Campaigners claim their demands are not in contradiction with Islam because Shiite Shariah is receptive to changes in certain laws.
As proof they cite the agreement of several prominent Shiite clerics such as Grand Ayatollah Sanei and Ayatollah Mousavi Bojnordi with some demands for changes in Shariah laws. These high-ranking clerics say the Shiite doctrine of 'need to adapt to requirements of time and place' does not consider changes in laws contradictory to Shariah.
"The opposition to the campaign has taken a political aspect, too. Campaign activists are accused by authorities such as the intelligence minister Mohseni Ejei of being instruments of foreign powers for the overthrow of the Islamic regime. Almost invariably detained women's rights activists are charged with 'taking action against national security," a campaign activist told IPS.
Non-governmental organizations (NGOs) were encouraged during the two terms of presidency of reformist Mohammad Khatami, but the government of President Mahmoud Ahmadinejad has stopped much of the government assistance to the country's young NGOs, even suppressing them in some cases.
In the past two years several NGOs, including women's rights organizations, were charged with conducting activities harmful to national security and were banned. The activities of some others had to stop when they were refused permission to operate.
"Women's NGOs that have survived are deprived of any opportunity to reach their audience. Public halls are not allowed to let women hold gatherings and rallies. Access to women's rights websites is prevented by the order of judicial authorities. We are not able to get authorities' permission for publishing books and the only serious women's magazine, Zanan, was banned after 16 years of publication," the campaign activist told IPS.

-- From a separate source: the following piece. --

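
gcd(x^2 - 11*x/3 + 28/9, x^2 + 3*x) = 1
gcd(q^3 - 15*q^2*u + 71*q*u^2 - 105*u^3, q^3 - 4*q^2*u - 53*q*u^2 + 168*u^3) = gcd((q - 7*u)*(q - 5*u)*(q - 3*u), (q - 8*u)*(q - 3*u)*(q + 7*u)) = q - 3*u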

"All the suppression and obstacles have not stopped the campaign's progress because it uses new ways to reach out to women and men. Campaign workers try to talk to people everywhere, on the streets, in parks, at hairdressers and in shops and gyms, and collect signatures everywhere," she said.
"So far 43 campaign activists have been detained and two have been in jail for over five months now," she said.
Six Nobel prize winners, including Iran's Nobel peace laureate Shirin Ebadi, and more than 200 women's rights advocates from around the world, issued a statement on Mar. 7 expressing "solidarity with Iranian women in their quest for equal rights and an end to pervasive legal discrimination against women."
The signatories of the statement have called on the Iranian government to end what they call unprecedented obstacles and threats against campaigners.
"Pressure on women has many aspects. Already numbering around 65 percent of the total number of students in universities, girls will face restrictions in education from next year. Plans to prevent girls from overtaking boys numerically in universities have officially been announced," Iman, a student from Allameh Tababtabaie University in Tehran, told IPS.
"Ordinary women from all walks of life are undergoing a lot of pressure from the regime, too. For nearly a year now they have been subject to constant harassment by the moral police for the way they dress. Thousands of women have been arrested and charged with immoral behavior nationwide for not observing the prescribed Islamic dress code and hundreds of thousands have been stopped and warned on the streets by the police for the same reason," she said.